The differences among therapies were more prominent at higher levels of cancer risk, and suggest, the researchers say, that in many cases surgery should play a greater role in treatment strategies for patients with prostate cancer that is likely to recur or spread.
The study is available online in the journal “Cancer,” the journal of the American Cancer Society, here
Most previous reports comparing treatment outcomes among different treatment options have looked only at PSA responses to treatment, rather than at the more important long-term survival outcomes, according to the researchers. Measuring levels of PSA, or prostate-specific antigen, in the blood, is intended to help determine whether prostate cancer has recurred or spread, although in many cases a rising PSA level does not necessarily mean the cancer will progress.
Roughly one man in six will be diagnosed with prostate cancer, which is the second leading cause of cancer death in American men, according to the American Cancer Society.
“Despite the high incidence of prostate cancer, there is relatively little high-quality evidence on which to base current treatments for localized disease,” said Matthew R. Cooperberg, MD, MPH, lead investigator of the study and a prostate cancer specialist in the UCSF Department of Urology and the UCSF Helen Diller Family Comprehensive Cancer Center.

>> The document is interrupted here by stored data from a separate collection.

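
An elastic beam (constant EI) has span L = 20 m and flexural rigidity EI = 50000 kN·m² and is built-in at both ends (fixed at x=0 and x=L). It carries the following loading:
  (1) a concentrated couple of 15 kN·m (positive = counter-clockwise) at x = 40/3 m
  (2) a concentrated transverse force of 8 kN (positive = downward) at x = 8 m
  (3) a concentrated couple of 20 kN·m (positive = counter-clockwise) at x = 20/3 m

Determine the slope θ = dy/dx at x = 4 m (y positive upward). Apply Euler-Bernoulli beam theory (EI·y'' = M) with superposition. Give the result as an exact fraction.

Load 1 — applied couple M₀=15 kN·m at a=40/3 m (b=L-a=20/3):
  θ_1 = (R_Ax²/2 - M_Ax)/EI  [x≤a] with R_A=1, M_A=5 = (1·4²/2 - 5·4)/50000 = -3/12500 rad
Load 2 — point force P=8 kN at a=8 m (b=L-a=12):
  θ_2 = -Pb²x(2aL-(3a+b)x)/(2L³EI)  [x≤a] = -8·12²·4·(2·8·20-(3·8+12)·4)/(2·20³·50000) = -396/390625 rad
Load 3 — applied couple M₀=20 kN·m at a=20/3 m (b=L-a=40/3):
  θ_3 = (R_Ax²/2 - M_Ax)/EI  [x≤a] with R_A=4/3, M_A=0 = ((4/3)·4²/2 - 0·4)/50000 = 2/9375 rad
Superposition: θ = Σ θ_i = -4877/4687500 rad ≈ -0.001040 rad

θ(4) = -4877/4687500 rad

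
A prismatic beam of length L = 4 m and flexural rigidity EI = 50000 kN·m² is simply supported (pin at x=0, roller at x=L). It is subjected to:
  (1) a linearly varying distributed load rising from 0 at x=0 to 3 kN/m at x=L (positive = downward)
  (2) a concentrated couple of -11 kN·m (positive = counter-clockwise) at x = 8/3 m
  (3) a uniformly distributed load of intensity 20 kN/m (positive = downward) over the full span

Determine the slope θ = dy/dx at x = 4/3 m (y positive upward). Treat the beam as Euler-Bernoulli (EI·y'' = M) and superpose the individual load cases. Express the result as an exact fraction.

Load 1 — triangular load w₀=3 kN/m (0→w₀ over full span):
  θ_1 = -w₀(7L⁴-30L²x²+15x⁴)/(360LEI) = -3·(7·4⁴-30·4²·(4/3)²+15·(4/3)⁴)/(360·4·50000) = -52/1265625 rad
Load 2 — applied couple M₀=-11 kN·m at a=8/3 m (b=L-a=4/3):
  θ_2 = (M₀x²/(2L)+C₁)/EI  [x≤a] with C₁=M₀(3b²-L²)/(6L)=44/9 = ((-11)·(4/3)²/(2·4)+(44/9))/50000 = 11/225000 rad
Load 3 — uniform load w=20 kN/m over full span:
  θ_3 = -w(L³-6Lx²+4x³)/(24EI) = -20·(4³-6·4·(4/3)²+4·(4/3)³)/(24·50000) = -26/50625 rad
Superposition: θ = Σ θ_i = -569/1125000 rad ≈ -0.000506 rad

θ(4/3) = -569/1125000 rad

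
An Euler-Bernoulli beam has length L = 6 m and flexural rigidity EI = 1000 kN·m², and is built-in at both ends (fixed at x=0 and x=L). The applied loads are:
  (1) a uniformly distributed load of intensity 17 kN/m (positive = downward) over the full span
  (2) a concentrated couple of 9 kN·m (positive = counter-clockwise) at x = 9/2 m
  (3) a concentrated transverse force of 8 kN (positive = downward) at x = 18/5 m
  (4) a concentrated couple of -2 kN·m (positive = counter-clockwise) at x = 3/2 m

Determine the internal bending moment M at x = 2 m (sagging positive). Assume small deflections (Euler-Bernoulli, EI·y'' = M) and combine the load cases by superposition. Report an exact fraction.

Load 1 — uniform load w=17 kN/m over full span:
  M_1 = wLx/2 - wL²/12 - wx²/2 = 17·6·2/2 - 17·6²/12 - 17·2²/2 = 17 kN·m
Load 2 — applied couple M₀=9 kN·m at a=9/2 m (b=L-a=3/2):
  M_2 = R_Ax - M_A  [x≤a] with R_A=27/16, M_A=45/16 = (27/16)·2 - (45/16) = 9/16 kN·m
Load 3 — point force P=8 kN at a=18/5 m (b=L-a=12/5):
  M_3 = Pb²(3a+b)x/L³ - Pab²/L²  [x≤a] = 8·(12/5)²·(3·(18/5)+(12/5))·2/6³ - 8·(18/5)·(12/5)²/6² = 128/125 kN·m
Load 4 — applied couple M₀=-2 kN·m at a=3/2 m (b=L-a=9/2):
  M_4 = R_Ax - M_A - M₀  [x>a] with R_A=-3/8, M_A=3/8 = (-3/8)·2 - (3/8) - (-2) = 7/8 kN·m
Superposition: M = Σ M_i = 38923/2000 kN·m ≈ 19.461500 kN·m

M(2) = 38923/2000 kN·m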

“These therapies can all have significant side effects, so it’s important to understand which treatment alternatives are most effective. In current practice, likelihood of undergoing surgery falls progressively with increasing levels of risk, which may be exactly contrary to what the treatment pattern should be,” he said.
Researchers found that the risk for cancer-specific mortality was more than three times higher in patients who received hormone therapy versus radical prostatectomy (surgical removal of the prostate) and more than twice as high in patients who received external-beam radiation therapy versus prostatectomy.
For men at low levels of risk, prostate cancer mortality was very uncommon, and differences among the treatment options were small. The survival differences increased substantially for men at intermediate and high risk, according to the analysis, with the greatest relative benefit for surgery seen for men at higher levels of risk.
The American Urological Association’s clinical practice guidelines for localized prostate cancer treatments include active surveillance, radical prostatectomy, external-beam radiation therapy, and brachytherapy (radiotherapy delivered via radioactive seeds), but draw no conclusions about the relative efficacy of each.
Androgen-deprivation therapy, which suppresses the production of male sex hormones, is not endorsed by the American Urological Association clinical practice guidelines for localized prostate cancer, due to inadequate evidence regarding outcomes, yet it is commonly used in practice, the researchers state.
“This is a clear signal to the physician community that prostatectomy should be considered for men with higher-risk prostate cancer. In many cases, surgery would be part of a multimodal treatment approach, including adjuvant radiation or systemic treatments based on the pathology and early PSA response,” added Peter R. Carroll, MD, MPH, chair of the UCSF Department of Urology and leader of the Prostate Program at the UCSF Helen Diller Family Comprehensive Cancer Center. Carroll is senior author on the paper.
Because no adequate randomized trials have compared active treatments for localized prostate cancer, the authors analyzed risk-adjusted, cancer-specific mortality outcomes among men who underwent radical prostatectomy, external-beam radiation therapy, or primary androgen deprivation.
The research team analyzed data from 7,538 men with localized disease from the Cancer of the Prostate Strategic Urologic Research Endeavor (CaPSURE) registry, a national disease registry comprising men from 40 urologic practice sites from across the country. The team then compared outcomes across treatments after adjusting for risk and age. In total, 266 men died of prostate cancer during follow-up.
Co-authors of the paper are Andrew J. Vickers, PhD, of the Memorial Sloan-Kettering Cancer Center; Jeanette M. Broering, RN, MS, MPH, of the UCSF Department of Urology and the UCSF Helen Diller Family Comprehensive Cancer Center; and the Cancer of the Prostate Strategic Urologic Research Endeavor (CaPSURE) Investigators.
CaPSURE is supported in part by Abbott Laboratories and also is funded internally by the UCSF Departments of Urology. This work also was supported by the National Institutes of Health.